Mounir Mekbel engrange les dividendes de la situation pendant que les deux tourtereaux réconciliés préparent le plus sérieusement du monde leur mariage. Mounir persiste à refuser la main de sa sœur à un prétendant aussi miteux que son meilleur ami, alors même que ce dernier a déclaré en hurlant, devant les mêmes fenêtres fermées du même village, que Rym ne saurait être à quelqu’un d’autre qu’à lui. Devant tant d’imbécile entêtement, les deux jeunes gens finissent par se débrouiller avec la bénédiction d’un saint homme tombé du ciel. La fiction à laquelle on a un peu de mal à accrocher au départ s’offre la fraîcheur et les rebondissements d’une bande dessinée. Le décor somptueux de la petit ville auressienne de M’Chounèche fait ressortir l’isolement et la misère de la petite communauté villageoise préfigurant celle de tous les miséreux d’Algérie. Le film qui commence par le rodéo poussiéreux d’un cortège nuptial dont les rutilantes voitures appartiennent au «Colonel», s’achève dans la même folie. Les voitures tournent en rond à un train d’enfer où le petit tacot de Ringo et Rym a bien du mal à se faufiler.

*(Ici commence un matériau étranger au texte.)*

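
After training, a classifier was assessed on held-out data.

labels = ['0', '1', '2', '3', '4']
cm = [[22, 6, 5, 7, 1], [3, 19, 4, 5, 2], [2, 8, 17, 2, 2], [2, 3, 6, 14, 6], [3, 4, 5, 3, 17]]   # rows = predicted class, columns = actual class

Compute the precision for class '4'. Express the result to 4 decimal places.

Take TP from the diagonal, FP from the rest of the '4' prediction marginal, FN from the rest of the '4' actual marginal.
precision = TP/(TP+FP).
4: TP=17, FP=3+4+5+3=15 → 17/32 = 0.53125

0.5313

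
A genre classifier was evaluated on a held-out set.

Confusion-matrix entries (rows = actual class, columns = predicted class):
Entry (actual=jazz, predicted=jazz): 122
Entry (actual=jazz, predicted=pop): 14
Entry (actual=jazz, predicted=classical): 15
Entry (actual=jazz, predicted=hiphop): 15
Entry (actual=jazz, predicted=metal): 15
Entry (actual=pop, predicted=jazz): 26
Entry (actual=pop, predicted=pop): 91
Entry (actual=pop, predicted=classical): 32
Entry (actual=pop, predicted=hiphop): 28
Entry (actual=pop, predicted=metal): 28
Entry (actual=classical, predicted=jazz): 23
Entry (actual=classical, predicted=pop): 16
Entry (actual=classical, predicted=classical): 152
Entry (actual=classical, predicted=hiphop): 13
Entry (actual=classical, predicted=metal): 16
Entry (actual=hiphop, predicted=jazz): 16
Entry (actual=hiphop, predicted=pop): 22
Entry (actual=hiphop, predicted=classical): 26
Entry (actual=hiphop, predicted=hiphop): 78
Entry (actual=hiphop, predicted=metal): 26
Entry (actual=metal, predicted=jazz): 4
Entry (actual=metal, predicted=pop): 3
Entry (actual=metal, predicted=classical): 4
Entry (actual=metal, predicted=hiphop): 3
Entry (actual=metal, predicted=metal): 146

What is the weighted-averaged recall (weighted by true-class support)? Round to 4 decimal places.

Per-class recall (TP/(TP+FN)):
  jazz: TP=122, FN=14+15+15+15=59 → 122/181 = 0.67403
  pop: TP=91, FN=26+32+28+28=114 → 91/205 = 0.44390
  classical: TP=152, FN=23+16+13+16=68 → 152/220 = 0.69091
  hiphop: TP=78, FN=16+22+26+26=90 → 78/168 = 0.46429
  metal: TP=146, FN=4+3+4+3=14 → 146/160 = 0.91250
Weighted-recall = Σ (supportᵢ/N)·recallᵢ with N=934: (181/934)·0.67403 + (205/934)·0.44390 + (220/934)·0.69091 + (168/934)·0.46429 + (160/934)·0.91250 = 0.6306

0.6306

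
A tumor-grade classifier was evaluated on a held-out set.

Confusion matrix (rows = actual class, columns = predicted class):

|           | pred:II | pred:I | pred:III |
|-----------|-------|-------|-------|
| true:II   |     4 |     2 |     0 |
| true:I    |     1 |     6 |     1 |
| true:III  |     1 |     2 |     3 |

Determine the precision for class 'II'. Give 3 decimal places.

0.667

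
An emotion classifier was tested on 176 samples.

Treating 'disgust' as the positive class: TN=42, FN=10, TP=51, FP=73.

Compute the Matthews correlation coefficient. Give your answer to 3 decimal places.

0.210

MCC = (TP·TN − FP·FN) / √((TP+FP)(TP+FN)(TN+FP)(TN+FN))
Numerator = 51·42 − 73·10 = 1412
Denominator = √(124·61·115·52) = √45232720 = 6725.5275
MCC = 1412 / 6725.5275 = 0.210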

Les dialogues en dialecte algérois sont agréables et parfois désopilants et les acteurs plutôt convaincants. Mohamed Bouchaïeb s’offre la mimique faussement ingénue d’un un Gad El-Maleh un tantinet grognon. Lyès Salem est émouvant dans son rôle de faux macho au cœur tendre. Sarah Reguieg est convaincante dans son personnage de jeune fille décidée à en découdre malgré tous les handicaps du monde.

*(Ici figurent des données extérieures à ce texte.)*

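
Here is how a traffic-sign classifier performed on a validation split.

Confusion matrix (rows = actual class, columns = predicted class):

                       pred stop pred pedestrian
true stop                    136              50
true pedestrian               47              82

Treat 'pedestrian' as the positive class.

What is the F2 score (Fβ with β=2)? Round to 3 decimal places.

0.633

Fβ = (1+β²)·TP / ((1+β²)·TP + β²·FN + FP), with β²=4
= 5·82 / (5·82 + 4·47 + 50) = 0.633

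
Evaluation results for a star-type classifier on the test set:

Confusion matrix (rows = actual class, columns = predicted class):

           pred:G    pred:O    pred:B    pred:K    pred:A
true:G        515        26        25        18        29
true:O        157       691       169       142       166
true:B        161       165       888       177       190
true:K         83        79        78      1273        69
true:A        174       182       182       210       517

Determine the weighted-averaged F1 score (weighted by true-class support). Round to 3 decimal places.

Per-class F1 score (2·TP/(2·TP+FP+FN)):
  G: TP=515, FP=157+161+83+174=575, FN=26+25+18+29=98 → 1030/1703 = 0.6048
  O: TP=691, FP=26+165+79+182=452, FN=157+169+142+166=634 → 1382/2468 = 0.5600
  B: TP=888, FP=25+169+78+182=454, FN=161+165+177+190=693 → 1776/2923 = 0.6076
  K: TP=1273, FP=18+142+177+210=547, FN=83+79+78+69=309 → 2546/3402 = 0.7484
  A: TP=517, FP=29+166+190+69=454, FN=174+182+182+210=748 → 1034/2236 = 0.4624
Weighted-F1 score = Σ (supportᵢ/N)·F1 scoreᵢ with N=6366: (613/6366)·0.6048 + (1325/6366)·0.5600 + (1581/6366)·0.6076 + (1582/6366)·0.7484 + (1265/6366)·0.4624 = 0.604

0.604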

Sur une bande musicale signée Cheikh Sidi Bémol, les péripéties s’enchaînent allègrement pour traiter sur le mode de la légèreté et de la dérision les thèmes les plus étouffants. Avec Maskhara (titre en arabe), Lyès Salem signe une œuvre qui mérite son intitulé. Le film qui a été projeté mercredi en avant-première nationale à la salle Mougar est programmé dans dix villes du pays : Oran, Sidi Bel Abbès, Tiaret, Blida, Tizi-Ouzou, Sétif, Béjaïa, Constantine et Annaba et dans trois salles d’Alger : Algeria, Cosmos, Mougar. Il a décroché, dimanche, le premier prix au festival du film francophone d’Angoulême (France). Soutenu par le ministère de la Culture dans le cadre de la manifestation Alger, capitale de la culture arabe 2007, ce film est produit par Yacine Laloui (Laith Media), Isabelle Madeleine (Dharamsala) et Arte France Cinéma. «Mascarades» est le dernier film de Lyès Salem qui a réalisé Cousines en 2003, Jean-Farès en 2001 et Lhasa, son premier court-métrage, en 1999. L’artiste a remporté de nombreux prix internationaux et un César.
Le jeune réalisateur est né en 1973 à Alger. Comédien de théâtre, de télévision et de cinéma, il s’inscrit en Lettres modernes à la Sorbonne puis poursuit sa formation à l’Ecole du théâtre national de Chaillot et au Conservatoire national d’art dramatique. Il a joué dans des pièces classiques et modernes. En 1998, il met en scène et joue Djelloul, le résonneur d’après Les Généreux de Malek Alloula. Au cinéma et à la télévision, il apparaît dans des films de Maurice Failevic, Benoît Jacquot et Hamid Krim.